IEC Electronics Corp. Summary of 2011 Management Incentive Plan ("2011 MIP")

EX-10.20 4 v242333_ex10-20.htm EXHIBIT 10.20
Exhibit 10.20
IEC Electronics Corp.

Summary of 2011 Management Incentive Plan ("2011 MIP")
 


The 2011 MIP is a cash incentive plan which links awards to performance results and is designed to provide cash incentive awards ("Awards") to the four corporate officers (the "Participants") of the Company: the Chief Executive Officer (the "CEO"), the Chief Financial Officer, the President, and the Executive Vice President of Operations.  The 2011 MIP was approved by the Compensation Committee at its meeting on October 15, 2010 and by the Board of Directors at its meeting on November 17, 2010.

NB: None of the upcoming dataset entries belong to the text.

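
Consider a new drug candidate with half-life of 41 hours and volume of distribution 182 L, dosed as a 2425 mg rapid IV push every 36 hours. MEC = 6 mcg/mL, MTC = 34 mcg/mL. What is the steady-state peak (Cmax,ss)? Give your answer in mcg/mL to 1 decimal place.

Over one 36-h interval, 36/41 ≈ 0.87805 half-lives elapse, leaving f ≈ 0.5441 of each dose.
Accumulation ratio R = 1/(1 − f) ≈ 1/0.4559 ≈ 2.1935.
Each bolus raises the concentration by D/Vd = 2425/182 ≈ 13.324 mcg/mL.
Steady-state peak Cmax,ss = C₀·R ≈ 13.324 × 2.1935 ≈ 29.226 mcg/mL.
Peak 29.2 mcg/mL vs MTC 34 mcg/mL: below toxic threshold.

29.2 mcg/mL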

Each Participant is eligible to receive an Award, if any, determined on the basis of the degree of achievement of certain specified corporate level fiscal year performance objectives ("Performance Goals").  For fiscal 2011, Performance Goals based upon the following measurements were established: Net Income Before Taxes and Incentives, Sales, and Cash Flow from Operations.  The Compensation Committee has assigned a weighting factor to each Performance Goal.

If the target goal (the “Target Goal”) for a Performance Goal is achieved, an Award equal to a predetermined percentage (varying from 25% to 60%) of the Participant's base salary earned during the fiscal year will be paid to the Participant (the "Target Award").  The incentive percentage of a Participant is based upon his or her position within the Company. Below the achievement of a threshold or minimum corporate level of performance ("Plan Entry"), no Awards will be made.  If the Plan Entry performance level is achieved or exceeded, but the Target Goal for a Performance Goal is not achieved, a pro rata payment, but less than the Target Award, will be paid to each Participant.  If the Target Goal for a Performance Goal is surpassed, Awards will increase depending on the percentage of the Target Goal for each of the Performance Goals that is achieved.  However, no Award to a Participant may exceed 200% of the Target Award.

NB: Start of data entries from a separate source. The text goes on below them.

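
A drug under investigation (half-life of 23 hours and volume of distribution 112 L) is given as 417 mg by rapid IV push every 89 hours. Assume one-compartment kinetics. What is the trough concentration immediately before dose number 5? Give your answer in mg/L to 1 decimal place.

f = (1/2)^(τ/t½) = (1/2)^(89/23) ≈ 0.0684.
C₀ = D/Vd = 417/112 ≈ 3.723 mg/L.
Before the 5th dose, 4 doses have been given. Superposition: Cmin = C₀·(f + f² + … + f^4).
≈ 3.723 × (0.0684 + 0.0047 + 0.0003 + 0.0000) ≈ 3.723 × 0.0734 ≈ 0.273 mg/L.

0.3 mg/L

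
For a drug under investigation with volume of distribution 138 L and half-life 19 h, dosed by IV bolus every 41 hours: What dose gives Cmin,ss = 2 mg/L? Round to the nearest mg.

956 mg

τ/t½ = 41/19 ≈ 2.1579, so f = (1/2)^(41/19) ≈ 0.224083.
Cmin,ss = (D/Vd)·f/(1−f), so D = Cmin,ss·Vd·(1−f)/f.
D = 2 × 138 × (1−f)/f ≈ 2 × 138 × 3.46263 ≈ 955.69 mg.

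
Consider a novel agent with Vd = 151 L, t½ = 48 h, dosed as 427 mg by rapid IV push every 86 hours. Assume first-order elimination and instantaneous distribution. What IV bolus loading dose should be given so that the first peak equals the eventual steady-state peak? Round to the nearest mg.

f = (1/2)^(86/48) ≈ 0.288838; accumulation ratio R = 1/(1−f) ≈ 1.40615.
Loading dose to hit Cmax,ss on first dose: D_load = D_maint·R ≈ 427 × 1.40615 ≈ 600.43 mg.

600 mg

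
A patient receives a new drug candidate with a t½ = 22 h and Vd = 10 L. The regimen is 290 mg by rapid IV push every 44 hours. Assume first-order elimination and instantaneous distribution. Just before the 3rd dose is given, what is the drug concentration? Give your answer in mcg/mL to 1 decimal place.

f = (1/2)^(τ/t½) = (1/2)^(44/22) ≈ 0.2500.
C₀ = D/Vd = 290/10 ≈ 29.000 mcg/mL.
Before the 3rd dose, 2 doses have been given. Superposition: Cmin = C₀·(f + f²).
≈ 29.000 × (0.2500 + 0.0625) ≈ 29.000 × 0.3125 ≈ 9.062 mcg/mL.

9.1 mcg/mL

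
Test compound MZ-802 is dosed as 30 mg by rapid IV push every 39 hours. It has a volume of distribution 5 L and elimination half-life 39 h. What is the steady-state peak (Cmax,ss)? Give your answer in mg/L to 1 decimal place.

τ = 39 h = 1 half-life, so f = (1/2)^1 = 0.5.
Accumulation ratio R = 1/(1 − f) = 1/0.5 = 2/1.
Single-dose peak C₀ = D/Vd = 30/5 = 6 mg/L.
Steady-state peak Cmax,ss = C₀·R = 6 × 2/1 ≈ 12.000 mg/L.

12.0 mg/L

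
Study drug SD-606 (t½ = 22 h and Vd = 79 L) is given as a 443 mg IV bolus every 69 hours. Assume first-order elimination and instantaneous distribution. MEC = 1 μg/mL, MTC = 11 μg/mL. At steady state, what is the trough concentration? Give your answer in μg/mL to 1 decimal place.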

The Compensation Committee has prepared a formula or matrix prescribing the extent to which a Participant's Award will be earned based upon the level of achievement and the weighting of each Performance Goal.

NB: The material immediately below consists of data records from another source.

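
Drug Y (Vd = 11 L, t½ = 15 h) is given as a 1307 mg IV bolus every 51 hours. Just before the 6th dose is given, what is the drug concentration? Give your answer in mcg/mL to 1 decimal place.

12.4 mcg/mL

f = (1/2)^(τ/t½) = (1/2)^(51/15) ≈ 0.0947.
C₀ = D/Vd = 1307/11 ≈ 118.818 mcg/mL.
Before the 6th dose, 5 doses have been given. Superposition: Cmin = C₀·(f + f² + … + f^5).
≈ 118.818 × (0.0947 + 0.0090 + 0.0008 + 0.0001 + 0.0000) ≈ 118.818 × 0.1046 ≈ 12.428 mcg/mL.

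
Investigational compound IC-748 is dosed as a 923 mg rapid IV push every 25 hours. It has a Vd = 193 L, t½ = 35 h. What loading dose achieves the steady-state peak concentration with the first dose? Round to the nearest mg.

f = (1/2)^(25/35) ≈ 0.609507; accumulation ratio R = 1/(1−f) ≈ 2.56087.
Loading dose to hit Cmax,ss on first dose: D_load = D_maint·R ≈ 923 × 2.56087 ≈ 2363.68 mg.

2364 mg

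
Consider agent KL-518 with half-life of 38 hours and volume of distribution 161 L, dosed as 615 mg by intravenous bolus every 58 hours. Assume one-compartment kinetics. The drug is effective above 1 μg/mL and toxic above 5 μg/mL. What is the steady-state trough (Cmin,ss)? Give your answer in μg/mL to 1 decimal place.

k = ln2/t½ = ln2/38 ≈ 0.018241 h⁻¹; fraction remaining f = e^(−kτ) = e^(−0.018241×58) ≈ 0.3472.
Each bolus raises the concentration by D/Vd = 615/161 ≈ 3.820 μg/mL.
Steady-state trough Cmin,ss = C₀·f/(1−f) ≈ 3.820 × 0.3472/0.6528 ≈ 2.032 μg/mL.
Trough 2.0 μg/mL vs MEC 1 μg/mL: adequate.

2.0 μg/mL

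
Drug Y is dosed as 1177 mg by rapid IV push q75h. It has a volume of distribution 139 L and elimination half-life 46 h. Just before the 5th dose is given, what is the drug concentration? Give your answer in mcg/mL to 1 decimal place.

f = (1/2)^(τ/t½) = (1/2)^(75/46) ≈ 0.3230.
C₀ = D/Vd = 1177/139 ≈ 8.468 mcg/mL.
Before the 5th dose, 4 doses have been given. Superposition: Cmin = C₀·(f + f² + … + f^4).
≈ 8.468 × (0.3230 + 0.1043 + 0.0337 + 0.0109) ≈ 8.468 × 0.4719 ≈ 3.996 mcg/mL.

4.0 mcg/mL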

No Award will be paid to any Participant for the achievement of any Performance Goal unless the Company has reached an earnings threshold of $7.4 million (before tax and incentive) for fiscal 2011.

 
 

 

After the end of the fiscal year, the Compensation Committee will determine the extent to which the Performance Goals have been achieved and will calculate the amount of the Award to be paid to each Participant (the “Calculated Award”).  However, based on his evaluation of an individual Participant's performance, the CEO may recommend to the Compensation Committee, that the Calculated Award for any individual Participant be modified by plus or minus up to 25%.  The Compensation Committee may also recommend to the full Board that the Calculated Award for the CEO be modified by plus or minus up to 25%.  All modifications to a Calculated Award must be approved by the Compensation Committee.  In addition, any modification to the Calculated Award for the CEO must be approved by the Board of Directors.  Use of the modification factor is not expected to be an annual event, but is to be used sparingly, when the actual results achieved, either positive or negative to the planned results, are not appropriately reflected in the Calculated Award.

Payment of any Award to a Participant will be made within fifteen (15) days after receipt by the Company of the audited financial statements for fiscal 2011.  In order to receive an Award, a Participant must be an employee of the Company on the date such Award is to be distributed.

Since the Performance Goals set forth in the 2011 MIP are based upon the organic growth of the Company and do not reflect the impact of any acquisitions made by the Company in fiscal 2011, after the Company acquired Southern California Braiding, Inc. ("SCB") in December 2011, the Compensation Committee determined it appropriate to adopt a separate management incentive plan related to the achievement of certain Performance Goals for SCB (the "SCB Plan") in fiscal 2011.

The SCB Plan is similar in design to the 2011 MIP, except that (a) the Performance Goals are based upon two measurements – net income before taxes and incentive, and sales; (b) if the Target Goal for a Performance Goal is achieved, an Award equal to a predetermined 20% or 30% of the Participant's base salary will be paid to the Participant; and (c) no Awards will be paid unless SCB has reached an earnings threshold of $2.8 million (before taxes and incentives) for fiscal 2011.  Any Awards earned under the SCB Plan will be paid in two installments:  (a) 50% will be paid within fifteen (15) days after the receipt by the Company of the audited financial statements for fiscal 2011; and (b) 50% will be paid within fifteen (15) days after the receipt by the Company of the audited financial statements for fiscal 2012, provided that SCB achieves a threshold of sales and net income before taxes ($18 million and $4 million, respectively) for fiscal 2012.